Putting it on paper lets you start fixing it. If it stays in your head, a perfect idea, you’ll never share it with anyone.

Screenwriter Michael Hauge, a bonus guest presenter at the 2014 Lady and the Champs Speakers’ Conference, puts it this way:

•  “Seat of the Pants to the Seat of the Chair.” Sit down every day and write.
•  “Don’t get it right, get it written.”
•   Commit to get your “dirty first draft done.”

3. Give Your Characters Opinions.

Passive/malleable might seem likable to you as you write, but it’s poison to the audience.

For example, in Finding Nemo, the character, Dory, says, “What is it with men and asking for directions?” ¬– a line that gets a huge laugh.

4. Get the Obvious Out of the Way!

Discount the 1st thing that comes to mind. And the 2nd, 3rd, 4th, 5th – get the obvious out of the way. Surprise yourself.

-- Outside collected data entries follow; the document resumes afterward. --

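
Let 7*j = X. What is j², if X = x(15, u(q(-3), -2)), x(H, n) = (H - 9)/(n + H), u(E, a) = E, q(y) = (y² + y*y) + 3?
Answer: 1/1764 ≈ 0.00056689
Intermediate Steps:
q(y) = 3 + 2*y² (q(y) = (y² + y²) + 3 = 2*y² + 3 = 3 + 2*y²)
x(H, n) = (-9 + H)/(H + n)
X = ⅙ (X = (-9 + 15)/(15 + (3 + 2*(-3)²)) = 6/(15 + (3 + 2*9)) = 6/(15 + (3 + 18)) = 6/(15 + 21) = 6/36 = (1/36)*6 = ⅙ ≈ 0.16667)
j = 1/42 (j = (⅐)*(⅙) = 1/42 ≈ 0.023810)
j² = (1/42)² = 1/1764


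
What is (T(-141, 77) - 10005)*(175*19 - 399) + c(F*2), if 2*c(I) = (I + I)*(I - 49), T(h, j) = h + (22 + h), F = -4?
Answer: -30034934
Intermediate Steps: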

I recently received an email from author and professional speaker Tom Dodd. “I shared the story of the feedback you provided with everyone. Specifically, you said, ‘Oh, here we go again, another death, dying, or injured speech.’ I loved your straightforward approach and your wisdom.”

For those of you who want to create box office hit stories, the obvious is boring. Surprise us!

5. Feeling Stuck? Make a List of What WOULDN’T Happen Next.

Lots of times, the material to get you unstuck will show up.

6. Pull Apart the Stories You Like.

What you like in them is a part of you; you have to recognize it before you can use it.

One of my favorite movies is The Natural, starring Robert Redford. The story follows Roy Hobbs, a baseball prodigy whose career is sidetracked when he is shot by a woman whose motivation remains mysterious. Most of the story concerns itself with his attempts to return to baseball later in life. For me, it is a story about second chances. It is a story about keeping your integrity in a corrupt world. It is a story about overcoming the odds.

What’s your favorite story? Pull it apart. What are the elements that make it your favorite?

7. Find the Heart of the Story.

Why must you tell THIS story? What’s the belief burning within you that your story feeds off of? That’s the heart of it.

8. Come Up with Your Ending Before You Figure Out Your Middle.

Seriously. Endings are hard; get yours working up front.

9. Finish Your Story.

Let go even if it’s not perfect. In an ideal world you have both, but move on. Do better next time.

10. No Work is Ever Wasted.

If it’s not working, let go; it’ll come back around to be useful later.

These are the Ten Pixar Box Office Hit Storytelling Rules. Use them to make your next story a blockbuster.